A day at a time
"Where has the summer gone?" is a question being asked by parents across Barry County. I am one of those aforementioned adults left wondering why the idle days of summer always fly by so quickly. The answer probably lies in the fact that most days are anything but idle.
Tomorrow, Mike and I will be helping Nick move back to Truman State University in Kirksville where he will be living in a house with three other soccer players. It seems like just yesterday that he was back at home after his first year of college and I was looking forward to all those days with my family back under one roof. All in all, we've had a great summer even if it's gone by too quickly. Adjusting to having a college-aged son back at home took some give and take on the part of both child and mother, but in the end, we seemed to settle on a compromise. I hovered less and Nick opened up more, and the end result was an enjoyable few months of moments I'll treasure as I get used to Nick being gone all over again.
The end of summer also marks the beginning of my youngest son Ryan's senior year - another huge milestone. Already I am finding myself thinking of the year ahead and fighting back tears as I imagine senior night events, swing choir performances and Ry walking across the stage in the CHS gym to accept his diploma. I want this year to progress in slow motion, so I can savor every little minute, but I know it will fly by, just like this summer has.
As I ponder the elusiveness of time, I am reminded that life is lived best when we tackle it one day at a time. This summer, we consciously set aside time to spend together as a family, just the four of us, and those hours became the highlights of my summer.
Because I am a worrier and a control freak, I struggle with the need to know exactly what the future holds. I overanalyze and fret, and in doing so, I waste precious time. But with age and a renewed desire to live life God's way, I am learning to let go and let God take over. This doesn't mean I don't make appointments or meet deadlines, but it does mean I try to cherish some of the moments in between. My husband, Mike, seems to have embraced this style of living and I admire the peace he has found by living in what Dale Carnegie calls "day-tight compartments."

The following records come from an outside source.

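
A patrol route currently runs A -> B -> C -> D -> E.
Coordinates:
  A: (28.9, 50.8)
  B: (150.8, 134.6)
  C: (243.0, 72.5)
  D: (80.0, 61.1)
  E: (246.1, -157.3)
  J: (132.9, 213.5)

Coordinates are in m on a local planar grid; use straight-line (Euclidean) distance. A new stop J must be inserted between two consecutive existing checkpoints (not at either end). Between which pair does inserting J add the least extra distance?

between A and B

Added distance for inserting J between each consecutive pair:
A–B: 126.1 m
B–C: 148.6 m
C–D: 176.8 m
D–E: 274.6 m
Smallest added distance is 126.1 m, inserting between A and B.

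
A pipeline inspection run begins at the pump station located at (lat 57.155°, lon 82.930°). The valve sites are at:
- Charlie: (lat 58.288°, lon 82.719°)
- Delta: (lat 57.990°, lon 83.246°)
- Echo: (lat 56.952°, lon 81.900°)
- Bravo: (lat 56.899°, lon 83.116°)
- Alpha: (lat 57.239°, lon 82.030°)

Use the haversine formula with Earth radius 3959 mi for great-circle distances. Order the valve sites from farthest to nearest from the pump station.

Charlie, Delta, Echo, Alpha, Bravo

Computing each great-circle distance from (lat 57.155°, lon 82.930°):
Charlie (lat 58.288°, lon 82.719°): 78.7 mi
Delta (lat 57.990°, lon 83.246°): 58.9 mi
Echo (lat 56.952°, lon 81.900°): 41.2 mi
Alpha (lat 57.239°, lon 82.030°): 34.2 mi
Bravo (lat 56.899°, lon 83.116°): 19.0 mi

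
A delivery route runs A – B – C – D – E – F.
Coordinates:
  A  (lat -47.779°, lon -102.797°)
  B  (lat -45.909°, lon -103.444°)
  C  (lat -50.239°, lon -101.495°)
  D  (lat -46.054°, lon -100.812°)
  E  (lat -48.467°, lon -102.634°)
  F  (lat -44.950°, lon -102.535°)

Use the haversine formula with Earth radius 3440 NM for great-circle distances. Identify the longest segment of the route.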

With the start of Ryan's senior year just around the corner and Nick headed back for his second year of college, I am going to use this juncture in life to live more purposefully, to not worry so much about tomorrow and focus on the promise and opportunities of each single day. By doing this, I think I might be successful in slowing down the rush of time just a little. And like I tried to do this summer, I will cherish the days I have with Ryan at home and the opportunities we have to visit Nick at Truman, and in the time in between, I'll count my blessings and be grateful for another new day.